⭕️ What is the scheme about?
Under the National Food Security Act (NFSA), each beneficiary is eligible for five kg of subsidised grains per month at the rate of ₹3/kg for rice, ₹2/kg for wheat and ₹1/kg of coarse cereals. However, until recently, this has been a location-linked benefit, leaving crores of migrant workers and families out of the food safety net. Each household’s ration card is linked to a specific fair price shop and can only be used to buy rations in that particular shop.
The Centre is now in the process of expanding these efforts into a nationwide portability network which is called the ‘One Nation One Ration Card’ scheme. It is scheduled to come into full effect by June 2020, after which a ration card holder can buy subsidised grain at any fair price shops in the country.
⭕️ What are the benefits?
The main beneficiaries of the scheme are the country’s migrant workers. Women who change locations after marriage also find it difficult to start accessing ration benefits using a new household’s card.
⭕️ Who will gain the most?
The Centre hopes that allowing ration card portability will also curb corruption and improve access and service quality by removing monopolies. Under the old system, beneficiaries were dependent on a single fair price shop and subject to the whims of its dealer. Under the new system, if they are denied service or face corruption or poor quality in one shop, they are free to head to a different shop. The scheme is also driving the faster implementation of initiatives to digitise and integrate the food storage and public distribution system.

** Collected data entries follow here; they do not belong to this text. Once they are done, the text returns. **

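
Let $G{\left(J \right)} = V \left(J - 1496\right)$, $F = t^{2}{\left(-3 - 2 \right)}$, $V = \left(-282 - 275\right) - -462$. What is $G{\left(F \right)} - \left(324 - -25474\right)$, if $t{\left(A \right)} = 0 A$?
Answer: $116322$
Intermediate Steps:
$V = -95$ ($V = \left(-282 - 275\right) + 462 = -557 + 462 = -95$)
$t{\left(A \right)} = 0$
$F = 0$ ($F = 0^{2} = 0$)
$G{\left(J \right)} = 142120 - 95 J$ ($G{\left(J \right)} = - 95 \left(J - 1496\right) = - 95 \left(-1496 + J\right) = 142120 - 95 J$)
$G{\left(F \right)} - \left(324 - -25474\right) = \left(142120 - 0\right) - \left(324 - -25474\right) = \left(142120 + 0\right) - \left(324 + 25474\right) = 142120 - 25798 = 116322$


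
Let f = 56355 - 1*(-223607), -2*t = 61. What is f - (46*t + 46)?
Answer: 281319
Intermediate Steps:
t = -61/2 (t = -1/2*61 = -61/2 ≈ -30.500)
f = 279962 (f = 56355 + 223607 = 279962)
f - (46*t + 46) = 279962 - (46*(-61/2) + 46) = 279962 - (-1403 + 46) = 279962 - 1*(-1357) = 279962 + 1357 = 281319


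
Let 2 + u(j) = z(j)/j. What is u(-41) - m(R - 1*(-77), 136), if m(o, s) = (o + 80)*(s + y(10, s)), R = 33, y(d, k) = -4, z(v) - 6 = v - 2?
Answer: -1028325/41 ≈ -25081.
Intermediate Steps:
z(v) = 4 + v (z(v) = 6 + (v - 2) = 6 + (-2 + v) = 4 + v)
u(j) = -2 + (4 + j)/j
m(o, s) = (-4 + s)*(80 + o) (m(o, s) = (o + 80)*(s - 4) = (80 + o)*(-4 + s) = (-4 + s)*(80 + o))
u(-41) - m(R - 1*(-77), 136) = (4 - 1*(-41))/(-41) - (-320 - 4*(33 - 1*(-77)) + 80*136 + (33 - 1*(-77))*136) = -(4 + 41)/41 - (-320 - 4*(33 + 77) + 10880 + (33 + 77)*136) = -1/41*45 - (-320 - 4*110 + 10880 + 110*136) = -45/41 - (-320 - 440 + 10880 + 14960) = -45/41 - 1*25080 = -45/41 - 25080 = -1028325/41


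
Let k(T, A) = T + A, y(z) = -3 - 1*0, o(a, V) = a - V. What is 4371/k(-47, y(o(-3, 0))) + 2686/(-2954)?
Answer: -6523117/73850 ≈ -88.329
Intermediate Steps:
y(z) = -3 (y(z) = -3 + 0 = -3)
k(T, A) = A + T
4371/k(-47, y(o(-3, 0))) + 2686/(-2954) = 4371/(-3 - 47) + 2686/(-2954) = 4371/(-50) + 2686*(-1/2954) = 4371*(-1/50) - 1343/1477 = -4371/50 - 1343/1477 = -6523117/73850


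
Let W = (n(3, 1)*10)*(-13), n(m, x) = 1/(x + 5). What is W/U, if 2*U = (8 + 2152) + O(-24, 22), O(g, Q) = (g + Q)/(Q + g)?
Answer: -130/6483 ≈ -0.020052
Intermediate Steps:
O(g, Q) = 1 (O(g, Q) = (Q + g)/(Q + g) = 1)
n(m, x) = 1/(5 + x)
W = -65/3 (W = (10/(5 + 1))*(-13) = (10/6)*(-13) = ((⅙)*10)*(-13) = (5/3)*(-13) = -65/3 ≈ -21.667)
U = 2161/2 (U = ((8 + 2152) + 1)/2 = (2160 + 1)/2 = (½)*2161 = 2161/2 ≈ 1080.5)
W/U = -65/(3*2161/2) = -65/3*2/2161 = -130/6483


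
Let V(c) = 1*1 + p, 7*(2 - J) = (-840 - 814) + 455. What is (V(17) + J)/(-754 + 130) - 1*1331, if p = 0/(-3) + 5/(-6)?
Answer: -34890133/26208 ≈ -1331.3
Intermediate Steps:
p = -⅚ (p = 0*(-⅓) + 5*(-⅙) = 0 - ⅚ = -⅚ ≈ -0.83333)
J = 1213/7 (J = 2 - ((-840 - 814) + 455)/7 = 2 - (-1654 + 455)/7 = 2 - ⅐*(-1199) = 2 + 1199/7 = 1213/7 ≈ 173.29)
V(c) = ⅙ (V(c) = 1*1 - ⅚ = 1 - ⅚ = ⅙)
(V(17) + J)/(-754 + 130) - 1*1331 = (⅙ + 1213/7)/(-754 + 130) - 1*1331 = (7285/42)/(-624) - 1331 = (7285/42)*(-1/624) - 1331 = -7285/26208 - 1331 = -34890133/26208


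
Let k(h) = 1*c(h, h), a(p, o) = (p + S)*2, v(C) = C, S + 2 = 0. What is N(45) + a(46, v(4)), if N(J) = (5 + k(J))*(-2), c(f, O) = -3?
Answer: 84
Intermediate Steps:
S = -2 (S = -2 + 0 = -2)
a(p, o) = -4 + 2*p (a(p, o) = (p - 2)*2 = (-2 + p)*2 = -4 + 2*p)
k(h) = -3 (k(h) = 1*(-3) = -3)
N(J) = -4 (N(J) = (5 - 3)*(-2) = 2*(-2) = -4)
N(45) + a(46, v(4)) = -4 + (-4 + 2*46) = -4 + (-4 + 92) = -4 + 88 = 84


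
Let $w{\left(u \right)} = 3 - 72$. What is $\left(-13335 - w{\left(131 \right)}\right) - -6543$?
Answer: $-6723$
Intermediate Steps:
$w{\left(u \right)} = -69$
$\left(-13335 - w{\left(131 \right)}\right) - -6543 = \left(-13335 - -69\right) - -6543 = \left(-13335 + 69\right) + 6543 = -13266 + 6543 = -6723$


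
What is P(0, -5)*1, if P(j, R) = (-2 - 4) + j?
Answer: -6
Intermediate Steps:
P(j, R) = -6 + j
P(0, -5)*1 = (-6 + 0)*1 = -6*1 = -6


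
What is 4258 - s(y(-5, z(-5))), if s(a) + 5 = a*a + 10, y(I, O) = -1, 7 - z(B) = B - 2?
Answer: 4252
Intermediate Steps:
z(B) = 9 - B (z(B) = 7 - (B - 2) = 7 - (-2 + B) = 7 + (2 - B) = 9 - B)
s(a) = 5 + a² (s(a) = -5 + (a*a + 10) = -5 + (a² + 10) = -5 + (10 + a²) = 5 + a²)
4258 - s(y(-5, z(-5))) = 4258 - (5 + (-1)²) = 4258 - (5 + 1) = 4258 - 1*6 = 4258 - 6 = 4252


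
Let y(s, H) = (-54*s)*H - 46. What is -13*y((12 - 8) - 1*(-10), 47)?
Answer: 462514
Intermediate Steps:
y(s, H) = -46 - 54*H*s (y(s, H) = -54*H*s - 46 = -46 - 54*H*s)
-13*y((12 - 8) - 1*(-10), 47) = -13*(-46 - 54*47*((12 - 8) - 1*(-10))) = -13*(-46 - 54*47*(4 + 10)) = -13*(-46 - 54*47*14) = -13*(-46 - 35532) = -13*(-35578) = 462514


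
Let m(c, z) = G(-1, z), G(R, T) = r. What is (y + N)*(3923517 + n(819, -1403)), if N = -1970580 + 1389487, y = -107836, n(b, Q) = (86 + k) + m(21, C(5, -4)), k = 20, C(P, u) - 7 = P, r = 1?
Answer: -2703098358696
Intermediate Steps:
C(P, u) = 7 + P
G(R, T) = 1
m(c, z) = 1
n(b, Q) = 107 (n(b, Q) = (86 + 20) + 1 = 106 + 1 = 107)
N = -581093
(y + N)*(3923517 + n(819, -1403)) = (-107836 - 581093)*(3923517 + 107) = -688929*3923624 = -2703098358696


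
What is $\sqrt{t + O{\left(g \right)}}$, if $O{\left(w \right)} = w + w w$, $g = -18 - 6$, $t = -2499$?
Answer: $i \sqrt{1947} \approx 44.125 i$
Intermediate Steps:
$g = -24$ ($g = -18 - 6 = -24$)
$O{\left(w \right)} = w + w^{2}$
$\sqrt{t + O{\left(g \right)}} = \sqrt{-2499 - 24 \left(1 - 24\right)} = \sqrt{-2499 - -552} = \sqrt{-2499 + 552} = \sqrt{-1947} = i \sqrt{1947}$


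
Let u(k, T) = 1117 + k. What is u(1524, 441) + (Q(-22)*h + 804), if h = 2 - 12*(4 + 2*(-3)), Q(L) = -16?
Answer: 3029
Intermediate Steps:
h = 26 (h = 2 - 12*(4 - 6) = 2 - 12*(-2) = 2 + 24 = 26)
u(1524, 441) + (Q(-22)*h + 804) = (1117 + 1524) + (-16*26 + 804) = 2641 + (-416 + 804) = 2641 + 388 = 3029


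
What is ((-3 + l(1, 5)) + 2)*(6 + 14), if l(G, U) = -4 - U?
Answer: -200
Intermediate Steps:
((-3 + l(1, 5)) + 2)*(6 + 14) = ((-3 + (-4 - 1*5)) + 2)*(6 + 14) = ((-3 + (-4 - 5)) + 2)*20 = ((-3 - 9) + 2)*20 = (-12 + 2)*20 = -10*20 = -200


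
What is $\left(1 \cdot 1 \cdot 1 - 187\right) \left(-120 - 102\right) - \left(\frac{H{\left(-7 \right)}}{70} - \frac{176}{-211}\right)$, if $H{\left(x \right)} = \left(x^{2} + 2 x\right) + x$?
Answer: $\frac{43561758}{1055} \approx 41291.0$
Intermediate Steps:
$H{\left(x \right)} = x^{2} + 3 x$
$\left(1 \cdot 1 \cdot 1 - 187\right) \left(-120 - 102\right) - \left(\frac{H{\left(-7 \right)}}{70} - \frac{176}{-211}\right) = \left(1 \cdot 1 \cdot 1 - 187\right) \left(-120 - 102\right) - \left(\frac{\left(-7\right) \left(3 - 7\right)}{70} - \frac{176}{-211}\right) = \left(1 \cdot 1 - 187\right) \left(-222\right) - \left(\left(-7\right) \left(-4\right) \frac{1}{70} - - \frac{176}{211}\right) = \left(1 - 187\right) \left(-222\right) - \left(28 \cdot \frac{1}{70} + \frac{176}{211}\right) = \left(-186\right) \left(-222\right) - \left(\frac{2}{5} + \frac{176}{211}\right) = 41292 - \frac{1302}{1055} = \frac{43561758}{1055}$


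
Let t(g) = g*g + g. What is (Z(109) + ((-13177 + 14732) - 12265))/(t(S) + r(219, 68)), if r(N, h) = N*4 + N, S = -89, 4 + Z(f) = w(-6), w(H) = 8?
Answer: -10706/8927 ≈ -1.1993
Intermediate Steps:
Z(f) = 4 (Z(f) = -4 + 8 = 4)
r(N, h) = 5*N (r(N, h) = 4*N + N = 5*N)
t(g) = g + g**2 (t(g) = g**2 + g = g + g**2)
(Z(109) + ((-13177 + 14732) - 12265))/(t(S) + r(219, 68)) = (4 + ((-13177 + 14732) - 12265))/(-89*(1 - 89) + 5*219) = (4 + (1555 - 12265))/(-89*(-88) + 1095) = (4 - 10710)/(7832 + 1095) = -10706/8927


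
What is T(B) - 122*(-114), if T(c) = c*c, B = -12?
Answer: 14052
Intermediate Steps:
T(c) = c²
T(B) - 122*(-114) = (-12)² - 122*(-114) = 144 + 13908 = 14052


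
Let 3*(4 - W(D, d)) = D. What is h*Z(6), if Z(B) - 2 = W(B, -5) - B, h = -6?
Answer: 12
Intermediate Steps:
W(D, d) = 4 - D/3
Z(B) = 6 - 4*B/3 (Z(B) = 2 + ((4 - B/3) - B) = 2 + (4 - 4*B/3) = 6 - 4*B/3)
h*Z(6) = -6*(6 - 4/3*6) = -6*(6 - 8) = -6*(-2) = 12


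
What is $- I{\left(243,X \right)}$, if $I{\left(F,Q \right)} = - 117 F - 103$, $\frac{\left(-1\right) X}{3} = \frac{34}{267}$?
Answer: $28534$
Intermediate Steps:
$X = - \frac{34}{89}$ ($X = - 3 \cdot \frac{34}{267} = - 3 \cdot 34 \cdot \frac{1}{267} = \left(-3\right) \frac{34}{267} = - \frac{34}{89} \approx -0.38202$)
$I{\left(F,Q \right)} = -103 - 117 F$
$- I{\left(243,X \right)} = - (-103 - 28431) = \left(-1\right) \left(-28534\right) = 28534$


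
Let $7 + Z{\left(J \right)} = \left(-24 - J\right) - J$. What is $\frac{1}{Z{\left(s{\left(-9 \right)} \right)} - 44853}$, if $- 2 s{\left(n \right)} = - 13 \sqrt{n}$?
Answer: $- \frac{44884}{2014574977} + \frac{39 i}{2014574977} \approx -2.228 \cdot 10^{-5} + 1.9359 \cdot 10^{-8} i$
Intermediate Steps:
$s{\left(n \right)} = \frac{13 \sqrt{n}}{2}$ ($s{\left(n \right)} = - \frac{\left(-13\right) \sqrt{n}}{2} = \frac{13 \sqrt{n}}{2}$)
$Z{\left(J \right)} = -31 - 2 J$ ($Z{\left(J \right)} = -7 - \left(24 + 2 J\right) = -31 - 2 J$)
$\frac{1}{Z{\left(s{\left(-9 \right)} \right)} - 44853} = \frac{1}{\left(-31 - 2 \frac{13 \sqrt{-9}}{2}\right) - 44853} = \frac{1}{\left(-31 - 2 \frac{13 \cdot 3 i}{2}\right) - 44853} = \frac{1}{\left(-31 - 2 \frac{39 i}{2}\right) - 44853} = \frac{1}{\left(-31 - 39 i\right) - 44853} = \frac{1}{-44884 - 39 i} = \frac{-44884 + 39 i}{2014574977}$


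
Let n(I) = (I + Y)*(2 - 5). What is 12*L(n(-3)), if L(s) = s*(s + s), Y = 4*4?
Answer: 36504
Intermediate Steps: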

⭕️ What is needed to make it work?
The scheme involves the creation of a central repository of NFSA beneficiaries and ration cards, which will integrate the existing databases maintained by States, Union Territories and the Centre. Aadhaar seeding is also important as the unique biometric ID will be used to authenticate and track the usage of ration by beneficiaries anywhere in the country.
For the scheme to work, it is critical that all fair price shops are equipped with electronic point-of-sale machines (ePoS), replacing the old method of manual record-keeping of transactions with a digital real-time record. On the back-end, the Food Corporation of India’s Depot Online System is integrating all warehouses and godowns storing subsidised grain in an attempt to create a seamless flow of online information from procurement until distribution.
⭕️ What is the progress so far?
Two pairs of States — Andhra Pradesh-Telangana and Maharashtra-Gujarat — became the first to begin implementing portability between their States last month. From October 1, two more pairs — Kerala-Karnataka and Rajasthan-Haryana — will join the experiment. By January, all eight States and at least three others which already implement intra-State portability will form the first national grid for the ‘One Nation One Ration Card’ scheme.
⭕️ What are the difficulties ahead?
There are only 4.32 lakh ePoS machines which have been installed in more than 5.3 lakh fair price shops. In some rural and remote areas, ePoS connectivity also remains erratic, jeopardising the smooth functioning.